Qualcuno potrebbe trarre la conclusione che la macchina fiscale operi come gruppo criminale. Gli indizi di violazione delle leggi non mancano: la legge 22 maggio 2010 numero 73, di conversione del decreto-legge numero 40 del 2010, pubblicata sulla Gazzetta Ufficiale del 25 maggio 2010 vieta all’agente della riscossione di iscrivere ipoteca sulla casa se il debito complessivamente a ruolo è inferiore a 8 mila euro. Già la Corte di Cassazione, con la sentenza numero 4077 del 2010 stabiliva il divieto, da parte dell’agente di riscossione, di iscrivere ipoteca ai contribuenti per una somma inferiore agli 8 mila euro. Ciò invece accade puntualmente, come leggo in un’interrogazione dell’onorevole Scilipoti (quello che da Di Pietro è passato a Berlusconi), e possono testimoniare i professori Ainis e Revelli.

Ancor peggio: Equitalia stronca i privati signori nessuno, ma pratica una manica larga, larghissima, verso i potenti. Il Fatto Quotidiano ha pubblicato una lista, inviata da Equitalia alla Gerit (una sua filiale in Lazio), in cui un anonimo funzionario indica: «Per i contribuenti sottoindicati... astenersi da eventuali solleciti di pagamento». I contribuenti sottoindicati sono Alleanza Nazionale, Forza Italia, DS. Poi, fra i graziati dalla torchia, spicca LUnità Editrice Multimediale, partecipata dai DS, dalla famiglia Angelucci e da Alfio Marchini. Per la società si prescrive: «Tenuto conto delle modalità di notifica della cartella da euro 711 mila relativa all’anno 2001, notificare solo intimazione di pagamento (che determinerà l’opposizione della debitrice) e notificare correttamente le cartelle ancora da notificare (alla società e al liquidatore)».

Dunque come vede, caro lettore, nessuna pietà del mostro per la ditterella di suo padre, 1,6 milioni di multa, e subito; ma molta indulgenza e pazienza per i 700 mila dovuti dai miliardari Angelucci (un impero della sanità, edilizia e media, con qualche rinvio a giudizio per truffa a danni di ente pubblico, corruzione e illecito finanziamento a partiti) e il palazzinaro di lusso Alfio Marchini, un tempo detto Calce e Martello ma oggi ammanicato con tutti e tutto.

Sembra di intravvedere una serie di reati.
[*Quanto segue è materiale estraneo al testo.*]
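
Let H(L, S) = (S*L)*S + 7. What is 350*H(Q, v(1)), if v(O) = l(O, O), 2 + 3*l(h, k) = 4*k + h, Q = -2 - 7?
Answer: -700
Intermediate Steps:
Q = -9
l(h, k) = -⅔ + h/3 + 4*k/3 (l(h, k) = -⅔ + (4*k + h)/3 = -⅔ + (h + 4*k)/3 = -⅔ + (h/3 + 4*k/3) = -⅔ + h/3 + 4*k/3)
v(O) = -⅔ + 5*O/3 (v(O) = -⅔ + O/3 + 4*O/3 = -⅔ + 5*O/3)
H(L, S) = 7 + L*S² (H(L, S) = (L*S)*S + 7 = L*S² + 7 = 7 + L*S²)
350*H(Q, v(1)) = 350*(7 - 9*(-⅔ + (5/3)*1)²) = 350*(7 - 9*(-⅔ + 5/3)²) = 350*(7 - 9*1²) = 350*(7 - 9*1) = 350*(7 - 9) = 350*(-2) = -700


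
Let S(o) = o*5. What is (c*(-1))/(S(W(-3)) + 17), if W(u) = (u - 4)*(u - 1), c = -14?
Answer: 14/157 ≈ 0.089172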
E probabilmente lo sarebbero, per un ente pubblico: abuso d’ufficio, omissione di atti d’ufficio, eccetera, eccetera. Ma Equitalia non è un ente pubblico: è una società per azioni, una privatissima SpA, che ha l’appalto dell’esazione. I suoi soci azionisti sono due privati, anzi privatisimi: l’Agenzia delle Entrate (col 51%) e l’INPS, ossia i sindacati, col 49.  Come società privata di questi due privatissimi soggetti, Equitalia è esente dai controlli e dalle regolamentazioni cui sono assoggettati gli enti pubblici. E’ a questo scopo, e di questo tipo, che sono avvenute miriadi di privatizzazioni all’italiana.

Vedo che tempo fa il suddetto Alfio Marchini, come segnala Radio Radicale, ha partecipato a un convegno (patrocinato dall’avanzatissimo Comune di Napoli) dal titolo: Il liberismo del XXI secolo. Il liberismo del ventunesimo secolo dev’essere questo: soldi ed esenzioni per lorsignori, e leninismo per tutti noialtri.
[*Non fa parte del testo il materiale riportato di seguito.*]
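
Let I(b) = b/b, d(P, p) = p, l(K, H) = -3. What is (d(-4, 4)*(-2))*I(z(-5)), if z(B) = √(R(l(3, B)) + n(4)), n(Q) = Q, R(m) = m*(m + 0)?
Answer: -8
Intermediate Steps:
R(m) = m² (R(m) = m*m = m²)
z(B) = √13 (z(B) = √((-3)² + 4) = √(9 + 4) = √13)
I(b) = 1
(d(-4, 4)*(-2))*I(z(-5)) = (4*(-2))*1 = -8*1 = -8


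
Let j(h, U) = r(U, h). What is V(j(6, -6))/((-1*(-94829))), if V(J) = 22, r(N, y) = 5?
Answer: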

Ma resta la domanda: perchè? Si rende conto Tremonti che la macchina che formalmente presiede sta strangolando le piccole imprese, la piccola borghesia, la stessa massa dei contribuenti e dei produttivi? Che sta gettando nella diperazione e nella miseria l’elettorato della Lega e del PDL, fatto di piccoli imprenditori, operai del privato, partite IVA?

Perchè questo omicidio della nazione non-parassitaria? Che cosa ci guadagnano, i pretesi liberisti anticomunisti?
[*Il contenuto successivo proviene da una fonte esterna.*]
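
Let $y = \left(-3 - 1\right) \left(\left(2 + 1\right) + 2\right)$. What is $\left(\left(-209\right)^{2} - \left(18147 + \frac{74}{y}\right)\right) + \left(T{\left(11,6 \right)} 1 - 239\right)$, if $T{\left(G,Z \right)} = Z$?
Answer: $\frac{253047}{10} \approx 25305.0$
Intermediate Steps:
$y = -20$ ($y = \left(-3 - 1\right) \left(3 + 2\right) = \left(-4\right) 5 = -20$)
$\left(\left(-209\right)^{2} - \left(18147 + \frac{74}{y}\right)\right) + \left(T{\left(11,6 \right)} 1 - 239\right) = \left(\left(-209\right)^{2} - \left(18147 + \frac{74}{-20}\right)\right) + \left(6 \cdot 1 - 239\right) = \left(43681 - \frac{181433}{10}\right) + \left(6 - 239\right) = \left(43681 + \left(\frac{37}{10} - 18147\right)\right) - 233 = \left(43681 - \frac{181433}{10}\right) - 233 = \frac{255377}{10} - 233 = \frac{253047}{10}$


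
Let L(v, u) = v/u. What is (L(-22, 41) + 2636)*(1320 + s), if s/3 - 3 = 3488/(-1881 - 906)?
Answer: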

Una mia amica ipotizza che ciò sia deliberato, che si vogliano distruggere le piccole imprese, farle chiudere, per lasciare spazio alle grandi multinazionali. Può darsi. Io avanzo un’altra ipotesi più benigna: la macchina agisce per conto suo, e tiene in ostaggio anche il governo e il ministro dell’Economia.

Proviamo a pensare ad uno sciopero di questo macchinismo, come protesta contro chi voglia rimetterlo in riga: sarebbe il crollo dell’introito tributario, che nessun governo – e men che meno l’Italia – si può permettere.

Dunque siamo tutti ostaggi? Può essere. Ma accetto ogni altra ipotesi.